I have data that looks like this using R.
> hits
Views on a 51-letter DNAString subject
subject: TCAGAAACAAAACCCAAAATCAGTAAGGAGGAGAAAGAAACCTAGGGAGAA
views:
start end width
[1] 1 10 10 [TCAGAAACAA]
[2] 14 23 10 [CCAAAATCAG]
[3] 19 28 10 [ATCAGTAAGG]
[4] 20 29 10 [TCAGTAAGGA]
[5] 21 30 10 [CAGTAAGGAG]
So I have a 51 length string called
subject = TCAGAAACAAAACCCAAAATCAGTAAGGAGGAGAAAGAAACCTAGGGAGAA
.
5 substrings are extracted from this subject
. You can see them above. I'd like to see if the 5 substrings are in my area of interest. This area of interest is from position 14 - 27
.
subject = TCAGAAACAAAAC |-> CCAAAATCAGTAAG <-| GAGGAGAAAGAAACCTAGGGAGAA
.
In other words, I have 5 substrings from the subject
string. Out of these 5 strings, I am only looking for strings that lie between position 14 - 27
of the subject
string. This is my area of interest.
The first [1]
substring [TCAGAAACAA]
is not that important since it is embedded right at the start (given by the coordinates 1 - 10
) and is outside my area of interest.
The second [2]
string given by the coordinates 14 - 23
tells me that it in entirely embedded in my area of interest (which again is 14 - 27
).
The third [3]
string is given by the coordinates 19 - 28
. This is important to me as the majority of the string is embedded in my area of interest.
The fourth [4]
string is given by the coordinates 20 - 29
. Again this is important to me since the majority of the string is embedded in my area of interest except the last the characters.
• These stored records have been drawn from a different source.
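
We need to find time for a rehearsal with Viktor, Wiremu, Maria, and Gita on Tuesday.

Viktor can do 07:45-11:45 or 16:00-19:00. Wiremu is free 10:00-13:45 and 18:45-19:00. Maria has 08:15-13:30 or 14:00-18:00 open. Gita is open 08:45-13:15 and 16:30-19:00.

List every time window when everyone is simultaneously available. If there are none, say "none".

10:00-11:45

Viktor ∩ Wiremu: 10:00-11:45, 18:45-19:00.
Viktor ∩ Wiremu ∩ Maria: 10:00-11:45.
Viktor ∩ Wiremu ∩ Maria ∩ Gita: 10:00-11:45.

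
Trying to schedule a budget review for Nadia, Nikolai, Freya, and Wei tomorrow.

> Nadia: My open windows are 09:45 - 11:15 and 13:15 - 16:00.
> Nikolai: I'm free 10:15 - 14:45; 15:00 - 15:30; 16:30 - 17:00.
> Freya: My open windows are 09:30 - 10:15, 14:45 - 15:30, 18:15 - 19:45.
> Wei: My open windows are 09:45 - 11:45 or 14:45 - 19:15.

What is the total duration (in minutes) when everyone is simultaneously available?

Nadia ∩ Nikolai: 10:15-11:15, 13:15-14:45, 15:00-15:30.
Nadia ∩ Nikolai ∩ Freya: 15:00-15:30.
Nadia ∩ Nikolai ∩ Freya ∩ Wei: 15:00-15:30.
So the common availability across everyone is 15:00-15:30.
That's a single block of 30 minutes.

30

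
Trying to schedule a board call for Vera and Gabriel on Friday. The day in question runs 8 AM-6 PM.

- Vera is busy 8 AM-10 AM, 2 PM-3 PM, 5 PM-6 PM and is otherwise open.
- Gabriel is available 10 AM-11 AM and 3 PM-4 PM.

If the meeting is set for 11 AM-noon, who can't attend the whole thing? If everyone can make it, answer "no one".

Vera free: 10:00-14:00, 15:00-17:00 (invert busy blocks within the working day).
Gabriel free: 10:00-11:00, 15:00-16:00.
Vera: free for 11:00-12:00. Gabriel: not fully free for 11:00-12:00.

Gabriel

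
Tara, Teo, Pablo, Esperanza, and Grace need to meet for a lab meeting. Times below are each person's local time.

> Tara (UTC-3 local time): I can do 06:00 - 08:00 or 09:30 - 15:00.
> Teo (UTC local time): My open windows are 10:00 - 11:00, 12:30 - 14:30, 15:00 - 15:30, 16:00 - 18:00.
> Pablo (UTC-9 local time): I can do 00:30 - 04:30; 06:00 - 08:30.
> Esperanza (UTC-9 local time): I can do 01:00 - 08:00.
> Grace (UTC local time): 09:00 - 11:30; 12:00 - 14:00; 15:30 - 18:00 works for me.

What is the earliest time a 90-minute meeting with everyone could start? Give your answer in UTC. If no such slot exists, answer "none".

Tara in UTC: 09:00-11:00, 12:30-18:00 (add 3h to convert from UTC-3).
Teo in UTC: 10:00-11:00, 12:30-14:30, 15:00-15:30, 16:00-18:00.
Pablo in UTC: 09:30-13:30, 15:00-17:30 (add 9h to convert from UTC-9).
Esperanza in UTC: 10:00-17:00 (add 9h to convert from UTC-9).
Grace in UTC: 09:00-11:30, 12:00-14:00, 15:30-18:00.
Tara ∩ Teo: 10:00-11:00, 12:30-14:30, 15:00-15:30, 16:00-18:00.
Tara ∩ Teo ∩ Pablo: 10:00-11:00, 12:30-13:30, 15:00-15:30, 16:00-17:30.
Tara ∩ Teo ∩ Pablo ∩ Esperanza: 10:00-11:00, 12:30-13:30, 15:00-15:30, 16:00-17:00.
Tara ∩ Teo ∩ Pablo ∩ Esperanza ∩ Grace: 10:00-11:00, 12:30-13:30, 16:00-17:00.
No common window is at least 90 minutes long.

none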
The story is the same for the fifth substring.
Basically if 60% of the string is embedded in my area of interest I'd like to count it.
Can someone give me an algorithm in pseudocode that can do this? I have been thinking about this for a while drawing diagrams but I can't seem to implement it. I am doing this in R so I will convert the pseudocode to R. Also the number 60% is arbritrary. I'll have to confirm this with my supervisor but I am sure this is irrelevant.